In centers that perform high-volume radial access, vascular complications are reduced
Although there are no data specifically addressing preablation angiograms, or even
cardiac computed tomography scans, when ablation within the CS is contemplated, specific
pros (noninvasive, well-defined anatomy) and cons (contrast load, increased radiation
exposure) of each approach will need to be evaluated by the physician for each patient.
Regardless, an understanding of coronary artery variances in relation to the CS is
essential, especially when ablation within the coronary sinus may be required.

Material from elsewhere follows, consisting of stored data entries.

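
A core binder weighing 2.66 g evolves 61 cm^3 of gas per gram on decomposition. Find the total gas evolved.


Formula: V_gas = W_binder * gas_evolution_rate
V = 2.66 g * 61 cm^3/g = 162.2600 cm^3

162.2600 cm^3


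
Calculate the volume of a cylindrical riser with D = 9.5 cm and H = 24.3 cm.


Formula: V = pi * (D/2)^2 * H  (cylinder volume)
Radius = D/2 = 9.5/2 = 4.75 cm
V = pi * 4.75^2 * 24.3 = 1722.4371 cm^3


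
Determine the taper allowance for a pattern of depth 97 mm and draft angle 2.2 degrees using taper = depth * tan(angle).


Formula: taper = depth * tan(draft_angle)
tan(2.2 deg) = 0.0384161
taper = 97 mm * 0.0384161 = 3.7264 mm


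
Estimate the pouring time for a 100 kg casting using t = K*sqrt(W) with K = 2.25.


Formula: t = K * sqrt(W)
sqrt(W) = sqrt(100) = 10.00000
t = 2.25 * 10.00000 = 22.5000 s

22.5000 s


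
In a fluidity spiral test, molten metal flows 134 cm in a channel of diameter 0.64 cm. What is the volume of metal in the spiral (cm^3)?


Formula: V = pi * (d/2)^2 * L  (cylinder volume)
Radius = 0.64/2 = 0.32 cm
V = pi * 0.32^2 * 134 = 43.1077 cm^3

Final answer: 43.1077 cm^3


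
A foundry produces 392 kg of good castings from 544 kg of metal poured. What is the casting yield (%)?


Formula: Casting Yield = (W_good / W_total) * 100
Yield = (392 kg / 544 kg) * 100 = 72.0588%

72.0588%


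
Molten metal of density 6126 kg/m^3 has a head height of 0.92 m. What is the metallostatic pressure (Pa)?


Formula: P = rho * g * h
rho * g = 6126 * 9.81 = 60096.06 N/m^3
P = 60096.06 * 0.92 = 55288.3752 Pa

Answer: 55288.3752 Pa


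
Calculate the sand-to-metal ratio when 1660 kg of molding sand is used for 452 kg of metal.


Formula: Sand-to-Metal Ratio = W_sand / W_metal
Ratio = 1660 kg / 452 kg = 3.6726


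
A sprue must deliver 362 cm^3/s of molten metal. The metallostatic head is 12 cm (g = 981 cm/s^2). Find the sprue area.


Formula: v = sqrt(2*g*h), A = Q/v
Velocity: v = sqrt(2 * 981 * 12) = sqrt(23544) = 153.4405 cm/s
Sprue area: A = Q / v = 362 / 153.4405 = 2.3592 cm^2

Answer: 2.3592 cm^2


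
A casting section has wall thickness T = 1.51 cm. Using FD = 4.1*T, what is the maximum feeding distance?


Formula: FD = 4.1 * T  (riser feeding-distance rule)
FD = 4.1 * 1.51 cm = 6.1910 cm


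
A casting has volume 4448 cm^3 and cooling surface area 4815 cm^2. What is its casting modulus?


Formula: Casting Modulus M = V / A
M = 4448 cm^3 / 4815 cm^2 = 0.9238 cm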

Keeping a high degree of suspicion for coronary artery injury with CS RF application
is highly recommended. Checking relevant ECG leads for ST changes at a sweep speed
of 25–100 mm/s during an ablation may not be feasible in all patients, such as when
AV conduction is being monitored. However, checking a 12-lead ECG immediately after
ablation is a critical step that can diagnose ST changes and possibly prevent dramatic
complications. Performing imaging of the coronary circulation on every patient undergoing
CS ablation, whether with a cardiac computed tomography scan or with a diagnostic
catheterization, may be unnecessary and should be individualized for each case.